To be honest, I was not one of those early adopters of Ovi Maps (Nokia Maps then). Initially, like 2 years back, I was just keen on using maps to check my location. Also, then the first release had very less features compared to the feature rich, almost perfect Ovi Maps today. Why didn’t I use it? Because I used to not travel much then.

In the past I’ve owned like more than half a dozen of N-series, E-Series devices and 2 Navigator phones. There was no compromise on map experience across all phones, Except for licenses. That was the time when Nokia Maps was growing, later as and when the maps became popular, Nokia had offered 3 months free walk and drive licenses and other goodies bundled with the phone. The sales of GPS enabled devices saw an all time high, everyone wanted a GPS device then. Nokia picked huge market share there.

Then came a shocker, where Nokia announced free turn-by-turn navigation service on all Nokia GPS-enabled devices. This was a game changer! Massive. Though in my country, maps rather the GPS enabled devices were underrated, free lifetime navigation was taken as a big deal, and it became one of Nokia’s strongest selling point. And guess what? It was indeed a big deal. More and more people started using maps to get directional assist.

C’mon who would have wanted to carry those bulky navigation only devices? Even if they did, who would have loved to pay for them?
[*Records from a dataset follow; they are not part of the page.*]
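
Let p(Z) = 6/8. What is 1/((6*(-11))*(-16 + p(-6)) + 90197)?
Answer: 2/182407 ≈ 1.0964e-5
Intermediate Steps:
p(Z) = ¾ (p(Z) = 6*(⅛) = ¾)
1/((6*(-11))*(-16 + p(-6)) + 90197) = 1/((6*(-11))*(-16 + ¾) + 90197) = 1/(-66*(-61/4) + 90197) = 1/(2013/2 + 90197) = 1/(182407/2) = 2/182407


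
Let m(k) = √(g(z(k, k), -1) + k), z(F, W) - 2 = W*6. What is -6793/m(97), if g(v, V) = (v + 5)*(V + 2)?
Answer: -6793*√14/98 ≈ -259.36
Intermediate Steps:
z(F, W) = 2 + 6*W (z(F, W) = 2 + W*6 = 2 + 6*W)
g(v, V) = (2 + V)*(5 + v) (g(v, V) = (5 + v)*(2 + V) = (2 + V)*(5 + v))
m(k) = √(7 + 7*k) (m(k) = √((10 + 2*(2 + 6*k) + 5*(-1) - (2 + 6*k)) + k) = √((10 + (4 + 12*k) - 5 + (-2 - 6*k)) + k) = √((7 + 6*k) + k) = √(7 + 7*k))
-6793/m(97) = -6793/√(7 + 7*97) = -6793/√(7 + 679) = -6793*√14/98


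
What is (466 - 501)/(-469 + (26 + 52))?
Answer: 35/391 ≈ 0.089514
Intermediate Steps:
(466 - 501)/(-469 + (26 + 52)) = -35/(-469 + 78) = -35/(-391) = -35*(-1/391) = 35/391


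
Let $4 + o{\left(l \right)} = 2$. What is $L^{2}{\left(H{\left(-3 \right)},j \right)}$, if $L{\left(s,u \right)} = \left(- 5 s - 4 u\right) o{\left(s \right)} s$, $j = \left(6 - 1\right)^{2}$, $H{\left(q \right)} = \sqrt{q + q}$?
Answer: $-236400 - 24000 i \sqrt{6} \approx -2.364 \cdot 10^{5} - 58788.0 i$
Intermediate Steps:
$H{\left(q \right)} = \sqrt{2} \sqrt{q}$ ($H{\left(q \right)} = \sqrt{2 q} = \sqrt{2} \sqrt{q}$)
$o{\left(l \right)} = -2$ ($o{\left(l \right)} = -4 + 2 = -2$)
$j = 25$ ($j = 5^{2} = 25$)
$L{\left(s,u \right)} = s \left(8 u + 10 s\right)$ ($L{\left(s,u \right)} = \left(- 5 s - 4 u\right) \left(-2\right) s = \left(8 u + 10 s\right) s = s \left(8 u + 10 s\right)$)
$L^{2}{\left(H{\left(-3 \right)},j \right)} = \left(2 \sqrt{2} \sqrt{-3} \left(4 \cdot 25 + 5 \sqrt{2} \sqrt{-3}\right)\right)^{2} = \left(2 \sqrt{2} i \sqrt{3} \left(100 + 5 \sqrt{2} i \sqrt{3}\right)\right)^{2} = \left(2 i \sqrt{6} \left(100 + 5 i \sqrt{6}\right)\right)^{2} = - 24 \left(100 + 5 i \sqrt{6}\right)^{2}$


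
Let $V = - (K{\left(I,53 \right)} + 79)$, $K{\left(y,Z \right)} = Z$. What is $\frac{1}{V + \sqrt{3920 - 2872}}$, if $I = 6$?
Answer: $- \frac{33}{4094} - \frac{\sqrt{262}}{8188} \approx -0.010037$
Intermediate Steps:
$V = -132$ ($V = - (53 + 79) = \left(-1\right) 132 = -132$)
$\frac{1}{V + \sqrt{3920 - 2872}} = \frac{1}{-132 + \sqrt{3920 - 2872}} = \frac{1}{-132 + \sqrt{1048}} = \frac{1}{-132 + 2 \sqrt{262}}$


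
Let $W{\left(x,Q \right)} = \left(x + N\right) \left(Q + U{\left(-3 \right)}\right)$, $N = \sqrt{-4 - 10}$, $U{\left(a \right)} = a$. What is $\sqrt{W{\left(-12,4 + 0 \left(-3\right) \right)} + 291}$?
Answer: $\sqrt{279 + i \sqrt{14}} \approx 16.704 + 0.112 i$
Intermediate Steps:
$N = i \sqrt{14}$ ($N = \sqrt{-14} = i \sqrt{14} \approx 3.7417 i$)
$W{\left(x,Q \right)} = \left(-3 + Q\right) \left(x + i \sqrt{14}\right)$ ($W{\left(x,Q \right)} = \left(x + i \sqrt{14}\right) \left(Q - 3\right) = \left(x + i \sqrt{14}\right) \left(-3 + Q\right) = \left(-3 + Q\right) \left(x + i \sqrt{14}\right)$)
$\sqrt{W{\left(-12,4 + 0 \left(-3\right) \right)} + 291} = \sqrt{\left(\left(-3\right) \left(-12\right) + \left(4 + 0 \left(-3\right)\right) \left(-12\right) - 3 i \sqrt{14} + i \left(4 + 0 \left(-3\right)\right) \sqrt{14}\right) + 291} = \sqrt{\left(36 + \left(4 + 0\right) \left(-12\right) - 3 i \sqrt{14} + i \left(4 + 0\right) \sqrt{14}\right) + 291} = \sqrt{\left(36 + 4 \left(-12\right) - 3 i \sqrt{14} + i 4 \sqrt{14}\right) + 291} = \sqrt{\left(36 - 48 - 3 i \sqrt{14} + 4 i \sqrt{14}\right) + 291} = \sqrt{\left(-12 + i \sqrt{14}\right) + 291} = \sqrt{279 + i \sqrt{14}}$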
Nokia knew the market better than anyone else, they came up with some fantastic phones which came shipped with this service and lot more. Another astounding feature that one would always want to have on his phone was, using maps in Offline mode. The infamous Google maps doesn’t work in offline mode, it just doesn’t work without internet access. I was at a place where there was completely no sign boards or whatsoever, totally been to many such remote places where I had no network access. And not to kid, maps worked perfectly. I was able to navigate to places after loading my country’s map data. Kudos to Nokia and the lovely folks at Nokia Beta Labs. Whose contribution was huge. They just went on rocking Nokia maps, which was later re-branded as Ovi Maps with so many lovely ad-ons and improvements. The experience was simply outstanding. They’ve never stopped improving Ovi Maps after that.
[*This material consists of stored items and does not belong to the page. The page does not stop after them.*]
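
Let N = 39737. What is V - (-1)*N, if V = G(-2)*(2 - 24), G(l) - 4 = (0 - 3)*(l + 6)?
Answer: 39913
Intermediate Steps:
G(l) = -14 - 3*l (G(l) = 4 + (0 - 3)*(l + 6) = 4 - 3*(6 + l) = 4 + (-18 - 3*l) = -14 - 3*l)
V = 176 (V = (-14 - 3*(-2))*(2 - 24) = (-14 + 6)*(-22) = -8*(-22) = 176)
V - (-1)*N = 176 - (-1)*39737 = 176 - 1*(-39737) = 176 + 39737 = 39913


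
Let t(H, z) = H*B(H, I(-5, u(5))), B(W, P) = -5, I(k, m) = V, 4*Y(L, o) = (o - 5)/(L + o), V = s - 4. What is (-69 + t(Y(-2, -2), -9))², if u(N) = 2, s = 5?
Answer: 1297321/256 ≈ 5067.7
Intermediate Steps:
V = 1 (V = 5 - 4 = 1)
Y(L, o) = (-5 + o)/(4*(L + o)) (Y(L, o) = ((o - 5)/(L + o))/4 = ((-5 + o)/(L + o))/4 = (-5 + o)/(4*(L + o)))
I(k, m) = 1
t(H, z) = -5*H (t(H, z) = H*(-5) = -5*H)
(-69 + t(Y(-2, -2), -9))² = (-69 - 5*(-5 - 2)/(4*(-2 - 2)))² = (-69 - 5*(-7)/(4*(-4)))² = (-69 - 5*(-1)*(-7)/(4*4))² = (-69 - 5*7/16)² = (-69 - 35/16)² = (-1139/16)² = 1297321/256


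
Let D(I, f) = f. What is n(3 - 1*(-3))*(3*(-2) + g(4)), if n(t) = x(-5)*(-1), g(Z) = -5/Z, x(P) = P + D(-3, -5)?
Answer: -145/2 ≈ -72.500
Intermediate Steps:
x(P) = -5 + P (x(P) = P - 5 = -5 + P)
n(t) = 10 (n(t) = (-5 - 5)*(-1) = -10*(-1) = 10)
n(3 - 1*(-3))*(3*(-2) + g(4)) = 10*(3*(-2) - 5/4) = 10*(-6 - 5*¼) = 10*(-6 - 5/4) = 10*(-29/4) = -145/2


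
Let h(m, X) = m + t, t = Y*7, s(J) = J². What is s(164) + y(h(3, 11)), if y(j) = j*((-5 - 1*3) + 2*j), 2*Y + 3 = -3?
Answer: 27688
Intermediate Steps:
Y = -3 (Y = -3/2 + (½)*(-3) = -3/2 - 3/2 = -3)
t = -21 (t = -3*7 = -21)
h(m, X) = -21 + m (h(m, X) = m - 21 = -21 + m)
y(j) = j*(-8 + 2*j) (y(j) = j*((-5 - 3) + 2*j) = j*(-8 + 2*j))
s(164) + y(h(3, 11)) = 164² + 2*(-21 + 3)*(-4 + (-21 + 3)) = 26896 + 2*(-18)*(-4 - 18) = 26896 + 2*(-18)*(-22) = 26896 + 792 = 27688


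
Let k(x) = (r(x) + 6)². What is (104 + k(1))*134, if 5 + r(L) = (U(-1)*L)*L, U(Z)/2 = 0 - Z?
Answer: 15142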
I’ve had some wonderful memories with the X6, which came as a complete navigation package i.e. car Holder, car charger. And what an experience it was. Hands down the best navigation device that I’ve ever used. You got to love it when that female voice in your device helps you navigate places. Yeh, somewhat right.

Not enough..?

Later was released a feature where handset owners were able to use their own voice or their loved ones voice to get navigational assist, anytime, anywhere, which is exactly what convergence is all about. Right?!

The newer version of Ovi maps today has so many integrated services like Share location on Facebook, Weather, Events and happening, Lonely Planet, Burrp and Here & Now services which provide information about your location and surrounding places, while they require network access as you know. Still, wow!
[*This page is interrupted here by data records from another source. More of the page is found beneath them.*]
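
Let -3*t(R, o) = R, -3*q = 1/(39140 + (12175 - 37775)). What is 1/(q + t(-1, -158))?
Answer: 13540/4513 ≈ 3.0002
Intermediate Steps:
q = -1/40620 (q = -1/(3*(39140 + (12175 - 37775))) = -1/(3*(39140 - 25600)) = -1/3/13540 = -1/3*1/13540 = -1/40620 ≈ -2.4618e-5)
t(R, o) = -R/3
1/(q + t(-1, -158)) = 1/(-1/40620 - 1/3*(-1)) = 1/(-1/40620 + 1/3) = 1/(4513/13540) = 13540/4513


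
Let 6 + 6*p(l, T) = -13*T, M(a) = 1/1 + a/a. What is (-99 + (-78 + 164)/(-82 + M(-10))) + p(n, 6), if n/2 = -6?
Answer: -4563/40 ≈ -114.07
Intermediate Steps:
n = -12 (n = 2*(-6) = -12)
M(a) = 2 (M(a) = 1*1 + 1 = 1 + 1 = 2)
p(l, T) = -1 - 13*T/6 (p(l, T) = -1 + (-13*T)/6 = -1 - 13*T/6)
(-99 + (-78 + 164)/(-82 + M(-10))) + p(n, 6) = (-99 + (-78 + 164)/(-82 + 2)) + (-1 - 13/6*6) = (-99 + 86/(-80)) + (-1 - 13) = (-99 + 86*(-1/80)) - 14 = (-99 - 43/40) - 14 = -4003/40 - 14 = -4563/40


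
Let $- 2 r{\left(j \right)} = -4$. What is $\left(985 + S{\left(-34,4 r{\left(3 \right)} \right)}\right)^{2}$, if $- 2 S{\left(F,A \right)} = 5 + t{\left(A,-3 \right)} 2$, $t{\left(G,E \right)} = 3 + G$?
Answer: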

Nokia has made things simple. They have wide range of phones and you may buy a $100 phone and you can simply enjoy most of the OVI services. Is there someone to challenge them? NO. Can someone provide better solutions at such competitive price? NO. This is massive.

But more or less, though such fantabulous apps are made, it’s the overall experience which makes one decide what they want. But for the unified Map experience what they offer with no compromises and value for money sets Nokia to stay on top of the table.

Future sounds to be better as they have found a new love for OS, the Windows Phone 7. So, integrating Microsoft’s services with that of Nokia’s,  promises a brighter and a steady start for new age of convergence.